RAŞİD GANNUŞİ’NİN
MURNÂKİYE HAPİSHANESİ MESAJI
YAKUP ÇETINKAYA
İslâm ile demokrasi arasındaki ilişki, modern siyasal düşüncenin en çok tartışılan ve en çok sınanan meselelerinden biri olmuştur. Bir yanda kutsalın mutlak hakikat iddiası, diğer yanda bireyin iradesine dayalı çoğulculuk anlayışı, uzun süre birbirine karşıt kutuplar gibi algılanmıştır. Ancak özellikle “Ortadoğu”da1 sömürgecilik sonrası dönemin en önemli toplumsal ve siyasal gelişmelerinin yaşandığı “Arap Baharı/Ayaklanmaları”2 sürecinde, İslâm coğrafyasından yükselen yeni fikirler, bu ikiliğin kaçınılmaz olmadığını göstermeye başlamıştır. Devrimlerin mayalandığı süreçlerde bizzat yer alan Tunuslu siyasetçi ve düşünür Raşid Gannuşi, bu tartışmanın en dikkat çekici temsilcilerinden biridir.3
Şüphesiz çağdaş İslâm mütefekkirlerinden Raşid Gannuşi, hem klasik İslâmî mirasa sadık kalmayı hem de çağdaş dünyanın çoğulcu değerlerini benimsemeyi mümkün gören bir yaklaşımın savunucusudur.4 Nahda hareketinin lideri olarak Tunus’ta uzun yıllar süren siyasi baskılara karşı durmuş; İslâmî kimliğin demokratik bir düzende var olabileceğini savunmuştur. Ortadoğu’da köklü bir dönüşüme dair umutları yeşerten 2011 Yasemin Devrimi sonrasında Tunus’un geçici demokratikleşme sürecinde de etkin rol oynamıştır. Zira Nahda, yirmi dört senedir (1987-2011) iktidarda bulunan Zeynel Abidin Bin Ali rejiminin devrilmesinin ardından ülke tarihinin en şeffaf seçimlerinden zaferle çıkarak iktidara gelmiş ve devrim sonrası döneme en iyi uyum sağlayan hareket olarak öne çıkmıştı. Tarihsel açıdan ordunun siyasetten geri durduğu ve rakip toplumsal gruplar arası bir dengenin bulunduğu Tunus, geçiş döneminin tek ümit vaat eden örneği gibi görünüyordu.5 Ancak son yıllarda yerel dinamiklerin yanı sıra özellikle küresel aktörlerin bölgenin demokratikleşmesine dair ikircikli bir tutum sergilemeleri neticesinde ülkenin yeniden müesses nizamın temsilcilerinin eline geçmesiyle birlikte, Gannuşi de önyargılı siyasi baskıların hedefi olmuş ve tutuklanmıştır.

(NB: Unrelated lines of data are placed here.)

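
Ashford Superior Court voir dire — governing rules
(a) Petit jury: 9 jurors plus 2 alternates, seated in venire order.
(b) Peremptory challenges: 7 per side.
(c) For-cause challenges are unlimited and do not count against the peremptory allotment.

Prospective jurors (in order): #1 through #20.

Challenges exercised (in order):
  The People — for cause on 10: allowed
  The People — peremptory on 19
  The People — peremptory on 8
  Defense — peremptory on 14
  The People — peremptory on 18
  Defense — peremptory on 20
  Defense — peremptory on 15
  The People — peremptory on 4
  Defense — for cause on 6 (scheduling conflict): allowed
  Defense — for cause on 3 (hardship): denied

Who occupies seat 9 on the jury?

Removed: #4, #6, #8, #10, #14, #15, #18, #19, #20. (#3 stays — for-cause denied.)
Filling seats in venire order through position 9: #1, #2, #3, #5, #7, #9, #11, #12, #13.
So seat 9 is #13.

13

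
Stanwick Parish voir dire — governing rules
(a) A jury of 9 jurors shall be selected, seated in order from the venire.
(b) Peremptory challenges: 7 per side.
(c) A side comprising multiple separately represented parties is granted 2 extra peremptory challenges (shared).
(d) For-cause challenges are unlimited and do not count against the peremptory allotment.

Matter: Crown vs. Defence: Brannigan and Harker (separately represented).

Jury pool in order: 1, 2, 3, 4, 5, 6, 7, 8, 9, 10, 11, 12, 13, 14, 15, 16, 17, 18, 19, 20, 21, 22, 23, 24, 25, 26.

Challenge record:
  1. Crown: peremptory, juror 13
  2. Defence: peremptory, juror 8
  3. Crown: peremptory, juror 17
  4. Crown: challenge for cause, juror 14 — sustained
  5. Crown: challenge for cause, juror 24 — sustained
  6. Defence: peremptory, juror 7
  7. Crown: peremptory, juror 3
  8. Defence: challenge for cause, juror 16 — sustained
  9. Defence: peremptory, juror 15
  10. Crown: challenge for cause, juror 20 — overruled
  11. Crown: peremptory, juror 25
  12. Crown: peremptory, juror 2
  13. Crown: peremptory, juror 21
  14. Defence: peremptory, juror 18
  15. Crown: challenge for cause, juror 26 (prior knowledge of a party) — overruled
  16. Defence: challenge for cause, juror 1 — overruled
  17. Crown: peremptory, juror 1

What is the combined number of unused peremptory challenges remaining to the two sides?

5

Crown allotment: 7. Defence allotment: 7 base + 2 multi-party = 9.
Crown peremptories used: #13, #17, #3, #25, #2, #21, #1 — 7 (for-cause on #14, #24, #20, #26 don't count).
Defence peremptories used: #8, #7, #15, #18 — 4 (for-cause on #16, #1 don't count).
Remaining: (7 − 7) + (9 − 4) = 5.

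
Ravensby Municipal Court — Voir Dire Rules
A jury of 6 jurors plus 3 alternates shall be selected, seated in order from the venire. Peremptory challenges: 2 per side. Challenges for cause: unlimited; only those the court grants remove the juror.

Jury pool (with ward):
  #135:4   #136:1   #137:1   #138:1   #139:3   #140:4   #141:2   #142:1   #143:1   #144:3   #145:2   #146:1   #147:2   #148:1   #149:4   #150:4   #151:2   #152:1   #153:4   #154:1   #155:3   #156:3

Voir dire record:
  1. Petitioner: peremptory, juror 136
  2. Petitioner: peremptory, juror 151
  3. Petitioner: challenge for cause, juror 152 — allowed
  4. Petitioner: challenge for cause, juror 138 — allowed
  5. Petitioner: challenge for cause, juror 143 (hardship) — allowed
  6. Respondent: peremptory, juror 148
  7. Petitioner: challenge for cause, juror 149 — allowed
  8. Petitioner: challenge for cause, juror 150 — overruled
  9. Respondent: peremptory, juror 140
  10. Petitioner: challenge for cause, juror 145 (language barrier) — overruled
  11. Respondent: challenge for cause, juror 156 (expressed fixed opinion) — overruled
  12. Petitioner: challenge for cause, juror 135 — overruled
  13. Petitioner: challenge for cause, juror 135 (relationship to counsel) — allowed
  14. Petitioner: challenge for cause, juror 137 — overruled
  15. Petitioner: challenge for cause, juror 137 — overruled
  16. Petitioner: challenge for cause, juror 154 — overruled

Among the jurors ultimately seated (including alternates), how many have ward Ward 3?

Removed: #135, #136, #138, #140, #143, #148, #149, #151, #152.
Seated (9 incl. alternates): #137, #139, #141, #142, #144, #145, #146, #147, #150.
Of those, in Ward 3: #139, #144 → 2.

2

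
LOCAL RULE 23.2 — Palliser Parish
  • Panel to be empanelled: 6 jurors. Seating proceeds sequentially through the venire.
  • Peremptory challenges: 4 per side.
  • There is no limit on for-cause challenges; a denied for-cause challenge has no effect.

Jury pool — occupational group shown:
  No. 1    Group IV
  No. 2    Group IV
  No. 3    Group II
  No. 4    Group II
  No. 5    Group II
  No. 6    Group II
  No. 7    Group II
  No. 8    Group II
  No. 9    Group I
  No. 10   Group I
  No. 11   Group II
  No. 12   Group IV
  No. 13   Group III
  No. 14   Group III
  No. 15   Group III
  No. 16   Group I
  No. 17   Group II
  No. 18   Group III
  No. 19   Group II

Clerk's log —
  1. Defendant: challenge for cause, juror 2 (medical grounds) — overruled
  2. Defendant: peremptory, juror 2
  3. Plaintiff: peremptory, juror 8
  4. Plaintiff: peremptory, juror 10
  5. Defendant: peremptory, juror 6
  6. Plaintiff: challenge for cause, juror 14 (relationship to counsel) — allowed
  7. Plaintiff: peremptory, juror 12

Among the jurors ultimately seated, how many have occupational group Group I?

1

Removed: #2, #6, #8, #10, #12, #14.
Seated jurors 1–6: #1, #3, #4, #5, #7, #9.
Of those, in Group I: #9 → 1.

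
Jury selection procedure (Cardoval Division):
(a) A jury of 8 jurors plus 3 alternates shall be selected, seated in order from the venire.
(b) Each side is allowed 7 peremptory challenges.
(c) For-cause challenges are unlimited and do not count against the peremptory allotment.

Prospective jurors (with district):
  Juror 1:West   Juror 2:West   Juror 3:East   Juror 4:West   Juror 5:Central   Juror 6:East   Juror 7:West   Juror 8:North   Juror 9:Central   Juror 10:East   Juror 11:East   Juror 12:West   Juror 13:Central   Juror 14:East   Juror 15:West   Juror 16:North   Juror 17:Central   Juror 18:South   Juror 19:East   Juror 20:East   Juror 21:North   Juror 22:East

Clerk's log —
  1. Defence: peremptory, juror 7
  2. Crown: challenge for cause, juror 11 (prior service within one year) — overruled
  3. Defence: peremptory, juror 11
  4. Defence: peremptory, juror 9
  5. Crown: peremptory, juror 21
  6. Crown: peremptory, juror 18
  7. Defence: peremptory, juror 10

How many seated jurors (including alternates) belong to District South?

Removed: #7, #9, #10, #11, #18, #21.
Seated (11 incl. alternates): #1, #2, #3, #4, #5, #6, #8, #12, #13, #14, #15.
None of those are in District South → 0.

0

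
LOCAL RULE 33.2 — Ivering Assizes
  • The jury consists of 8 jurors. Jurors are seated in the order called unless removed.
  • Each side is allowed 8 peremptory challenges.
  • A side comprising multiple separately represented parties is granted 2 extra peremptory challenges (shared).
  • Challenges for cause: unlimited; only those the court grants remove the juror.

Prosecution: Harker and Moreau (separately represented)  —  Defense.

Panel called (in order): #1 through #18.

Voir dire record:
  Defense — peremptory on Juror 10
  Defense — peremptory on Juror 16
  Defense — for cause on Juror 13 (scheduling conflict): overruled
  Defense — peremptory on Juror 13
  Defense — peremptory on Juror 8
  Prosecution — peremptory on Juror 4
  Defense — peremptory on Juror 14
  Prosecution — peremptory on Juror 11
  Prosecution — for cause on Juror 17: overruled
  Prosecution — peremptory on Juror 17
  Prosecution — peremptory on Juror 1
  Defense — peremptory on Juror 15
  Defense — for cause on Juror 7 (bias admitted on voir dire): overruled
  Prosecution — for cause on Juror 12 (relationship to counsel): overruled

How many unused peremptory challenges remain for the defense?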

Uzun yıllar boyunca Tunus’ta eleştirel bir ses olan Raşid Gannuşi bu süreçte köşesine çekilip olup bitenlere seyirci kalmış kişilerden olmadı. Kendisini töhmet altında bırakmaya matuf söylentileri bir yandan medyadan takip etmeye çalışırken bir yandan da ana akım medya tarafından maruz bırakıldığı epistemik şiddeti bertaraf edebilmek umuduyla her zaman olduğu gibi fikre ve yazıya yöneldi. Aşağıda tercümesine yer verdiğimiz mektup, Gannuşi’nin Murnâkiye Hapishanesi’nden yazdığı ve hem kişisel tecrübesini hem de otoriterliğinden pek bir şey kaybetmeyen Tunus’taki demir yumruklu otoriter rejimi anlamaya imkân veren önemli bir belgedir. Her şeyden önce geçmiş, şimdi ve gelecek arasında, kişisel olan ile siyasalın kesişiminde yer alıyor. Okuyacağınız mektup, bireysel mağduriyetin ötesinde, İslâm dünyasında demokrasiye giden yolun hangi zorluklarla örülü olduğunu gösterir. Kendisine yapılanları hazmedemeyen Gannuşi, sivil bürokrasi kılığındaki diktatörlük altında kendi tutuklanma sürecini anlatırken, esasen bir toplumun hak, özgürlük ve adalet mücadelesinde hangi bedellerin ödendiğini de hatırlatır. Spot ışıkları despotlara ve onlara karşı gerçekleştirilen kitlesel protestolara çevrilmeden önce, Nahda başta olmak üzere İslâmî hareketlerin saflarında zorbaların mutlak idaresine meydan okumak için zaten her şeyini feda etmiş sayısız insan vardı. Yaşanan ânın içinde biçimlenen bu metin, İslâm ile demokrasinin çatışmak zorunda olmadığını; aksine doğru ilkeler ve doğru bir bilinçle birbirini besleyebileceğini düşündüren bir entelektüel kuramlaştırma çizgisinin hapishane duvarları ardında dahi nasıl diri kalabildiğinin göstergesidir.
***
Rahman ve rahim Allah’ın adıyla. Allah’ın Resûlü’ne salât ve selam olsun. “O kimseler ki, insanlar kendilerine, ‘Düşmanlarınız size karşı büyük bir ordu topladı, onlardan korkun!’ dediler. Bu, onların imanını artırdı ve şöyle dediler: ‘Allah bize yeter, o ne güzel vekildir!’ Böylece Allah’ın nimeti ve lütfuyla döndüler; onlara hiçbir kötülük dokunmadı. Allah’ın rızasına uydular. Allah büyük lütuf sahibidir. Bu şeytan, ancak kendi dostlarını korkutur. O hâlde onlardan korkmayın, benden korkun; eğer müminler iseniz.” (Âl-i İmrân, 173-175)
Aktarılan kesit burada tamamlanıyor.